One of the key purposes of insolvency law is to provide for the fair and equal distribution of that person or company’s assets among their creditors. This purpose is encapsulated in the pari passu principle.
Pari passu is Latin for ‘with an equal step’. The principle arose out of equity, a body of law developed in the English Court of Chancery. Equity has always been concerned with the conscience of the individuals brought before it, and it is out of this context that the principle of pari passu arose. The English interpretation of the pari passu rule gives it the meaning, ‘on equal footing, proportionately’. In insolvency law, the pari passu principle ensures that the assets of a person in bankruptcy or a company in insolvency are equally distributed between creditors. The principle applies to both personal and corporate insolvency and is considered to be fundamental to both regimes.

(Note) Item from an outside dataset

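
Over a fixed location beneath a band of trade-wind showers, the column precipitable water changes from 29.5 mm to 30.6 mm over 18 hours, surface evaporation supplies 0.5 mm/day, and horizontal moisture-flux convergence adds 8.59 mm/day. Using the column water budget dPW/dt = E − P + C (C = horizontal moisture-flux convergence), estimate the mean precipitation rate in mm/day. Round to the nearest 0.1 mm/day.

P ≈ 7.6 mm/day

dPW/dt = (30.6 − 29.5) mm / (18/24 day) = +1.467 mm/day.
P = E + C − dPW/dt = 0.5 + (8.59) − (+1.467) = 7.6 mm/day.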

For individuals, the principle is stated in section 108 of the Bankruptcy Act:
‘Except as otherwise provided by this Act, all debts proved in a bankruptcy rank equally and, if the proceeds of the property of the bankrupt are insufficient to meet them in full, they shall be paid proportionately’.
For businesses, the principle is stated in section 555 of the Corporations Act:
‘Except as otherwise provided by this Law, all debts and claims proved in a winding up rank equally and, if the property of the company is insufficient to meet them in full, they shall be paid proportionately.’

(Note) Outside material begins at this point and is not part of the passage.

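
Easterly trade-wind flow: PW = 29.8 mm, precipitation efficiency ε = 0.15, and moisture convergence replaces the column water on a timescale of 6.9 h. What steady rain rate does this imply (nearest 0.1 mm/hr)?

Each overturning extracts ε × PW = 0.15 × 29.8 = 4.47 mm.
Rate = ε·PW / τ = 4.47 / 6.9 h = 0.6 mm/hr.

R ≈ 0.6 mm/hr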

Whilst the principle states that all funds should be distributed equally and rateably, there are some exceptions. Firstly, the law recognises that pre-existing contractual and proprietary rights should be recognised and protected. For example, secured creditors can recover their claims out of the proceeds of property over which they have security. In this way, the PPSA and other secured protections disrupt the traditional operation of the pari passu principle. After secured creditors have had their debts repaid, the remaining creditors will have the collected asset value distributed among them equally and proportionally, according to the pari passu principle.
The second exception is provided through statute. Section 556 of the Corporations Act and section 109 of the Bankruptcy Act allow for priority payments to be made to certain groups (e.g. employees) before unsecured creditors. Again, this significantly reduces the funds available for distribution amongst creditors, which somewhat undermines the fundamental operation of the principle.
Furthermore, it is arguable that the principle is no longer economically efficient. Pari passu does not function with allocative efficiency or innovation as primary objectives. This is because rateable distribution will not be of much assistance when there are no assets or money to distribute, a fundamental contradiction within Australian insolvency law. As such, although the principle remains important in the functioning of insolvency, its application is not as innovative, efficient or fair as desired and a case could be argued for the implementation of a more pro-business, economically minded principle than that provided by pari passu.
To summarise, the actual operation of the pari passu principle has reduced as a result of the increasing prevalence of secured interests and the introduction of priority payments. There are also questions about the utility of the principle when there is no money left to distribute to unsecured creditors. Nonetheless, it remains an extremely important aspect of insolvency and bankruptcy law.